As Published in The Commuter 4/26/2017


Parents, children and dogs happily made their way over pools of toxic wastewater while navigating narrow foot bridges — a typical sunny afternoon at Talking Water Gardens.

For two years, a plant in Albany, Oregon, processed depleted uranium for the U.S. nuclear weapons program and Talking Water Gardens is just a stone’s throw from some of the plant’s facilities.

ATI Wah Chang has processed radioactive materials on the banks of the Willamette River for over 50 years, mainly zirconium. Although the area the plant occupies is now technically Millersburg, the plant operates to this day.

A 2008 recommendation by the Oregon Department of Human Services stated, “Contaminants in soil, surface water, and groundwater within the plant itself pose no public health hazard because the general public does not come into contact with it.”

Oregon Health Authority Media Officer Jonathan Modie had no comment to offer when asked about the 2008 Wah Chang PHA Summary Fact Sheet, which was removed from the DHS website shortly after the interview.

Modie said the Summary Fact Sheet was removed because it was outdated, and replaced with a document from 2009 that referenced fish tissue test results from 1991.

Talking Water Gardens was opened in 2011 as a result of a joint effort by ATI and the cities of Millersburg and Albany as a tourist attraction that serves a practical purpose. It’s a water treatment facility for the plant and the municipalities’ wastewater.

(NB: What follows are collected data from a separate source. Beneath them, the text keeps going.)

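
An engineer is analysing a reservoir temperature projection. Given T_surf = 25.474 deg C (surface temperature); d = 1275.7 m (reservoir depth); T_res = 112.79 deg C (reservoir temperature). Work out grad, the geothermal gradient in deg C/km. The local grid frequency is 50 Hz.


grad = (T_res - T_surf) / d * 1000
grad = (112.79 - 25.474) / 1275.7 * 1000
grad = 68.446 deg C/km


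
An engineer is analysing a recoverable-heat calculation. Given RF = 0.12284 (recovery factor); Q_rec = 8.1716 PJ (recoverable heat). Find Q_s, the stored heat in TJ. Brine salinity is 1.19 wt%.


Q_s = Q_rec / RF
Q_s = 8.1716 / 0.12284
Q_s = 66.52231 PJ
Convert: 66.52231 PJ * 1000.0 = 66522 TJ
Q_s = 66522 TJ


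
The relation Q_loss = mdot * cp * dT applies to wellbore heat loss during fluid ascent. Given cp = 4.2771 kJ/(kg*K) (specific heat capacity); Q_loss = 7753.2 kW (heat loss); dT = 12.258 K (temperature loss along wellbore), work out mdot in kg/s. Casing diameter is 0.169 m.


mdot = Q_loss / (cp * dT)
mdot = 7753.2 / (4.2771 * 12.258)
mdot = 147.88 kg/s


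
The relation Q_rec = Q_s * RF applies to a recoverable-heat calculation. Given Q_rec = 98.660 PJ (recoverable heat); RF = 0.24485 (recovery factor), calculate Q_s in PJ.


Q_s = Q_rec / RF
Q_s = 98.660 / 0.24485
Q_s = 402.94 PJ


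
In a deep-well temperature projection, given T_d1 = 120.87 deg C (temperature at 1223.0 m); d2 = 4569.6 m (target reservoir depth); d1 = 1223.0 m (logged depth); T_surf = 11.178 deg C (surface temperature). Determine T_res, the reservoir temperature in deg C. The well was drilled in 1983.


Step 1: grad = (T_d1 - T_surf)/d1 * 1000 = (120.87 - 11.178)/1223.0 * 1000 = 89.69092 deg C/km
Step 2: T_res = T_surf + grad*d2/1000 = 11.178 + 89.69092*4569.6/1000 = 421.03 deg C
T_res = 421.03 deg C


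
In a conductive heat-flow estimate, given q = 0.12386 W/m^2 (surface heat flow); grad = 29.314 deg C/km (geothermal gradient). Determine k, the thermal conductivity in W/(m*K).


k = q * 1000 / grad
k = 0.12386 * 1000 / 29.314
k = 4.2253 W/(m*K)


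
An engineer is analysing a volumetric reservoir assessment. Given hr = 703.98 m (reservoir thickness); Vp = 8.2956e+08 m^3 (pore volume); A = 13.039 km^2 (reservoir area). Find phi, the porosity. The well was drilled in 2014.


phi = Vp / (A * 1e6 * hr)
phi = 8.2956e+08 / (13.039 * 1e6 * 703.98)
phi = 0.090374


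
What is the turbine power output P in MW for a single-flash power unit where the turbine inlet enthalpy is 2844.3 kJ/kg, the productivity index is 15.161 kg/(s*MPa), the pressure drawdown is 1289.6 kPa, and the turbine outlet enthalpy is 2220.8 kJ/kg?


Step 1: mdot = PI * dP / 1000 = 15.161 * 1289.6 / 1000 = 19.55163 kg/s
Step 2: P = mdot*(h_in - h_out)/1000 = 19.55163*(2844.3 - 2220.8)/1000 = 12.190 MW
P = 12.190 MW


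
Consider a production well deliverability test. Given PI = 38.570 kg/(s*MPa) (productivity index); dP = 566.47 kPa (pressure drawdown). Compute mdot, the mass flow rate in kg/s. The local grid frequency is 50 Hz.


mdot = PI * dP / 1000
mdot = 38.570 * 566.47 / 1000
mdot = 21.849 kg/s


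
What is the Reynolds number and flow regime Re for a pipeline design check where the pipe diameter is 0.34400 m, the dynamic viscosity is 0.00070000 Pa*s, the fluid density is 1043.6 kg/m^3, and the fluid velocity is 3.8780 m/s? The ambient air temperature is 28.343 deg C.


Step 1: Re = rho*vel*D/mu = 1043.6*3.878*0.344/0.0007 = 1.9889e+06
Step 2: Re = 1.9889e+06 > 4000, so flow is turbulent.
Re = 1.9889e+06 (turbulent)


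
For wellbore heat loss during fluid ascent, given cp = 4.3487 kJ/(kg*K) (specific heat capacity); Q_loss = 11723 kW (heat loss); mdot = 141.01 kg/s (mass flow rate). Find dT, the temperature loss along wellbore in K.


dT = Q_loss / (mdot * cp)
dT = 11723 / (141.01 * 4.3487)
dT = 19.117 K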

The same document also recommended that ATI Wah Chang “maintain perimeter fencing, monitoring programs and security measures that prevent public access to areas within the Wah Chang plant.”

Lining the entrances and paths around Talking Water Gardens are signs warning visitors not to come into contact with or consume any of the water present.

Treatment Plant Supervisor Scott LaRoque said Talking Water Gardens routinely processes over 6 million gallons of wastewater a day, including 2 million gallons from Wah Chang.

LaRoque said the effluent into the river is routinely tested for pH, chlorine, temperature, biochemical oxygen demand, and total suspended solids. LaRoque said he was “not sure” if the water is tested for zirconium or other radioactive materials before pouring into the Willamette River.

Kristen Preston, the city of Albany’s wastewater superintendent, who has knowledge of testing at Talking Water Gardens, spoke in reference to testing at Talking Water Gardens.

“As far as radiation, I don’t think we’ve ever tested for it as far as I know,” said Preston.

LaRoque was unsure of whether the public is allowed to see any test results.

“It’s not a typical request and we’re not necessarily willing to release them,” said LaRoque.

In 2008, Oregon DHS also recommended testing be done on Second Lake and warnings be given near ATI Wah Chang and the eventual site of Talking Water Gardens. Fish from Second Lake had previously tested positive for radioactive contaminants.

“As far as I know, we haven’t done any radiation testing on Second Lake or anything like that,” said Preston.

LaRoque said he was “not sure” of the last time Second Lake was tested but believed it to be around the time Talking Water Gardens was completed.

“I don’t believe we’re doing any more testing on it,” said LaRoque.

Tom Sauter, U.S. Army veteran and former surveyor, has been a resident of Albany for 25 years and regularly walks his dogs at Talking Water Gardens. Sauter described himself as “very” concerned with what might be in the water at Talking Water Gardens.

“I see people letting their dogs drink out of it and then I don’t see their dogs a couple years later,” said Sauter.



At A Glance:
ATI Wah Chang has processed toxic materials for over 50 years.
Previous tests on surrounding waterways have shown toxic and radioactive chemicals.
No testing for radioactive and toxic chemicals has taken place since 1991, although a recommendation was made to retest in 2008.
Oregon DHS has stated that retesting in unnecessary since levels were low in 1991.